Langsame Fortpflanzung, große Herausforderungen

Die Tiere gehören zu den wenigen lebendgebärenden Amphibien, bringen aber nur alle zwei bis vier Jahre jeweils zwei Jungtiere zur Welt. Diese Anpassung an das kalte Hochgebirgsklima macht sie besonders anfällig: Selbst geringe Verluste durch Wilderei wirken sich gravierend auf die Population aus. Hinzu kommt die Bedrohung durch den Salamanderfresser-Pilz, der bereits zu massiven Einbrüchen in Feuersalamander-Beständen nördlich der Alpen geführt hat und auch durch kontaminierte Erde oder Schuhe verbreitet werden kann.

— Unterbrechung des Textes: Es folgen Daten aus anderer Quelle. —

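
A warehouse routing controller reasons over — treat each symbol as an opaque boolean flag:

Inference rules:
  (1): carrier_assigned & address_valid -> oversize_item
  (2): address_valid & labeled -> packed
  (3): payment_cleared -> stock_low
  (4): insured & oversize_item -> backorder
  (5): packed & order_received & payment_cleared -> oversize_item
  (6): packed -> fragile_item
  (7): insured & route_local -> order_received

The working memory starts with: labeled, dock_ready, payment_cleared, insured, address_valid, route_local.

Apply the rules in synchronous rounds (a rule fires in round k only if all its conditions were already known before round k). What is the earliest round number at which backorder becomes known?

3

Round 1 fires (2), (3), (7), giving packed, stock_low, order_received.
Round 2 fires (5), (6), giving oversize_item, fragile_item.
Round 3 fires (4), giving backorder.
backorder first appears in round 3.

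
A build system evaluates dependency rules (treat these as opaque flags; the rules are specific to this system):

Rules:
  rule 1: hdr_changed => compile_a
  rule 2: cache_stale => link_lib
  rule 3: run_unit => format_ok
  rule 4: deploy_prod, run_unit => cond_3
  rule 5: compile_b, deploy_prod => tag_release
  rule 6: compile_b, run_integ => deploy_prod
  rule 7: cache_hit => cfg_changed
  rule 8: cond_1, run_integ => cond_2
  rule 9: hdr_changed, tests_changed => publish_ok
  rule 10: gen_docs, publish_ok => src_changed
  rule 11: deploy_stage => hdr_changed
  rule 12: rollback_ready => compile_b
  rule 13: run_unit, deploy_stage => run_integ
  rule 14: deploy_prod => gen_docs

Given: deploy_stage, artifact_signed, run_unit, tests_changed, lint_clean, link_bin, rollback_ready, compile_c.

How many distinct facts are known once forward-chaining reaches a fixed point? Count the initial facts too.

Round 1: rule 3 [run_unit => format_ok]; rule 11 [deploy_stage => hdr_changed]; rule 12 [rollback_ready => compile_b]; rule 13 [run_unit, deploy_stage => run_integ]. New: format_ok, hdr_changed, compile_b, run_integ.
Round 2: rule 1 [hdr_changed => compile_a]; rule 6 [compile_b, run_integ => deploy_prod]; rule 9 [hdr_changed, tests_changed => publish_ok]. New: compile_a, deploy_prod, publish_ok.
Round 3: rule 4 [deploy_prod, run_unit => cond_3]; rule 5 [compile_b, deploy_prod => tag_release]; rule 14 [deploy_prod => gen_docs]. New: cond_3, tag_release, gen_docs.
Round 4: rule 10 [gen_docs, publish_ok => src_changed]. New: src_changed.
Closure: {artifact_signed, compile_a, compile_b, compile_c, cond_3, deploy_prod, deploy_stage, format_ok, gen_docs, hdr_changed, link_bin, lint_clean, publish_ok, rollback_ready, run_integ, run_unit, src_changed, tag_release, tests_changed} — 19 facts.

19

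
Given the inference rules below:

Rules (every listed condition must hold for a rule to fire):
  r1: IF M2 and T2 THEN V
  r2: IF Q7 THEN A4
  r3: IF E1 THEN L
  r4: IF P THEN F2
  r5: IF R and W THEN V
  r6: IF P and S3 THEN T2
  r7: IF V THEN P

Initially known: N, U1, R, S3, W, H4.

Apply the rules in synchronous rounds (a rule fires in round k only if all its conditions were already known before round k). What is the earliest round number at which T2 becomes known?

3

Round 1 — r5, derive V.
Round 2 — r7, derive P.
Round 3 — r4, r6, derive F2, T2.
T2 first appears in round 3.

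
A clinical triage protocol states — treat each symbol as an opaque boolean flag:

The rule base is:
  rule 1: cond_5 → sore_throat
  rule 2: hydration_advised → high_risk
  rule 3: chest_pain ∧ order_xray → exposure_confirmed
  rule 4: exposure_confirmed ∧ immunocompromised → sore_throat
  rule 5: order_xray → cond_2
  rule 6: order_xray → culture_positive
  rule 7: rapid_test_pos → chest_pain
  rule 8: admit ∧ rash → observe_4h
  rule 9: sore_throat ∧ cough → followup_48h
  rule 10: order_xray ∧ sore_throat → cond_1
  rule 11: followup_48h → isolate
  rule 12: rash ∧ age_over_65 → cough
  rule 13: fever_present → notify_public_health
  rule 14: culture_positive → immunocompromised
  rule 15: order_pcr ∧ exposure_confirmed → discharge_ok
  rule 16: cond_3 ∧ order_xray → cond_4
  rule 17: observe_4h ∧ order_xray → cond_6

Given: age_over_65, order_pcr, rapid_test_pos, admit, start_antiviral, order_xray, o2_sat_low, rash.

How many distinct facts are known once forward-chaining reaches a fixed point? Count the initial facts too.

Round 1: rule 5 [order_xray → cond_2]; rule 6 [order_xray → culture_positive]; rule 7 [rapid_test_pos → chest_pain]; rule 8 [admit ∧ rash → observe_4h]; rule 12 [rash ∧ age_over_65 → cough]. New: cond_2, culture_positive, chest_pain, observe_4h, cough.
Round 2: rule 3 [chest_pain ∧ order_xray → exposure_confirmed]; rule 14 [culture_positive → immunocompromised]; rule 17 [observe_4h ∧ order_xray → cond_6]. New: exposure_confirmed, immunocompromised, cond_6.
Round 3: rule 4 [exposure_confirmed ∧ immunocompromised → sore_throat]; rule 15 [order_pcr ∧ exposure_confirmed → discharge_ok]. New: sore_throat, discharge_ok.
Round 4: rule 9 [sore_throat ∧ cough → followup_48h]; rule 10 [order_xray ∧ sore_throat → cond_1]. New: followup_48h, cond_1.
Round 5: rule 11 [followup_48h → isolate]. New: isolate.
Closure: {admit, age_over_65, chest_pain, cond_1, cond_2, cond_6, cough, culture_positive, discharge_ok, exposure_confirmed, followup_48h, immunocompromised, isolate, o2_sat_low, observe_4h, order_pcr, order_xray, rapid_test_pos, rash, sore_throat, start_antiviral} — 21 facts.

21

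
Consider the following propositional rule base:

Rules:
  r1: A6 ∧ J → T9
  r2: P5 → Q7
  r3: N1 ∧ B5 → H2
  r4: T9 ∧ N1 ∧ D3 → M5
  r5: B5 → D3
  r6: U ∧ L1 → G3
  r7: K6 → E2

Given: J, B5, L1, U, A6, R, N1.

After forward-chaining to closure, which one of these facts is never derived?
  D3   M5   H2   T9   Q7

Round 1 fires r1, r3, r5, r6, giving T9, H2, D3, G3.
Round 2 fires r4, giving M5.
Derived: H2 (round 1), M5 (round 2), D3 (round 1), T9 (round 1). Q7 never appears in any round.

Q7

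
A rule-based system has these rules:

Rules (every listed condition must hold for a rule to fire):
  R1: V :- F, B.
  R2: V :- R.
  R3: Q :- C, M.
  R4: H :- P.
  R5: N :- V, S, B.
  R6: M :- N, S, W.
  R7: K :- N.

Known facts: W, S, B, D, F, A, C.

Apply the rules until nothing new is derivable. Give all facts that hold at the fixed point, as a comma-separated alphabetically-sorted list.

[1] R1 [V :- F, B.]. ⇒ new: V.
[2] R5 [N :- V, S, B.]. ⇒ new: N.
[3] R6 [M :- N, S, W.]; R7 [K :- N.]. ⇒ new: M, K.
[4] R3 [Q :- C, M.]. ⇒ new: Q.

A, B, C, D, F, K, M, N, Q, S, V, W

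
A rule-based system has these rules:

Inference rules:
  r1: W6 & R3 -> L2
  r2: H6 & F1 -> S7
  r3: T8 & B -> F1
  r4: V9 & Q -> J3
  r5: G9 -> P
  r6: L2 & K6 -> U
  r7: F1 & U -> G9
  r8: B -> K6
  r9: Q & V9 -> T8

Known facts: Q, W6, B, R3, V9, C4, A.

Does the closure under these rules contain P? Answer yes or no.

yes

Round 1 — r1, r4, r8, r9, derive L2, J3, K6, T8.
Round 2 — r3, r6, derive F1, U.
Round 3 — r7, derive G9.
Round 4 — r5, derive P.
P appears in round 4, so it is derivable.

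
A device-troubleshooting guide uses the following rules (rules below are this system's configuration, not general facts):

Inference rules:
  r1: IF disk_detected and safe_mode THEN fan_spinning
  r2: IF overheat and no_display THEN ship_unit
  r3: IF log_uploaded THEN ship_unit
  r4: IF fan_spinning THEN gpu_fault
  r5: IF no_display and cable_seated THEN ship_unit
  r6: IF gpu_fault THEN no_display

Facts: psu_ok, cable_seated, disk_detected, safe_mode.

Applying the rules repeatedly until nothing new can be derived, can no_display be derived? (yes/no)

yes

Round 1 — r1, derive fan_spinning.
Round 2 — r4, derive gpu_fault.
Round 3 — r6, derive no_display.
Round 4 — r5, derive ship_unit.
no_display appears in round 3, so it is derivable.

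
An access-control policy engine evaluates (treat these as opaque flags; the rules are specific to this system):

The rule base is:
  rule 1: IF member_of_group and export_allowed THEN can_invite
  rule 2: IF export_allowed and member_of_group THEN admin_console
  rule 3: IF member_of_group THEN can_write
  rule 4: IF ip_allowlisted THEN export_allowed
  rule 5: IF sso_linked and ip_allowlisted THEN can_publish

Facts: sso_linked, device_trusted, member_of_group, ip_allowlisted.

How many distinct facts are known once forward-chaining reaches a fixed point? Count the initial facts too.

[1] rule 3 [IF member_of_group THEN can_write]; rule 4 [IF ip_allowlisted THEN export_allowed]; rule 5 [IF sso_linked and ip_allowlisted THEN can_publish]. ⇒ new: can_write, export_allowed, can_publish.
[2] rule 1 [IF member_of_group and export_allowed THEN can_invite]; rule 2 [IF export_allowed and member_of_group THEN admin_console]. ⇒ new: can_invite, admin_console.
Closure: {admin_console, can_invite, can_publish, can_write, device_trusted, export_allowed, ip_allowlisted, member_of_group, sso_linked} — 9 facts.

9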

Ein wichtiger Schritt für den Erhalt der Art

„Die Bedrohungslage des Alpensalamanders ist sehr ernst“, betont Robin Walb, zoologischer Kurator im Erlebnis-Zoo Hannover. „Wir haben jetzt die Chance, die Tiere unter kontrollierten Bedingungen zu erforschen und zu vermehren, um ein Aussterben zu verhindern.“ Langfristig sei sogar denkbar, später Tiere wieder in geeignete Lebensräume auszuwildern. Mit dem neuen Kompetenzzentrum Alpensalamander in Niedersachsen sei ein entscheidender erster Schritt getan.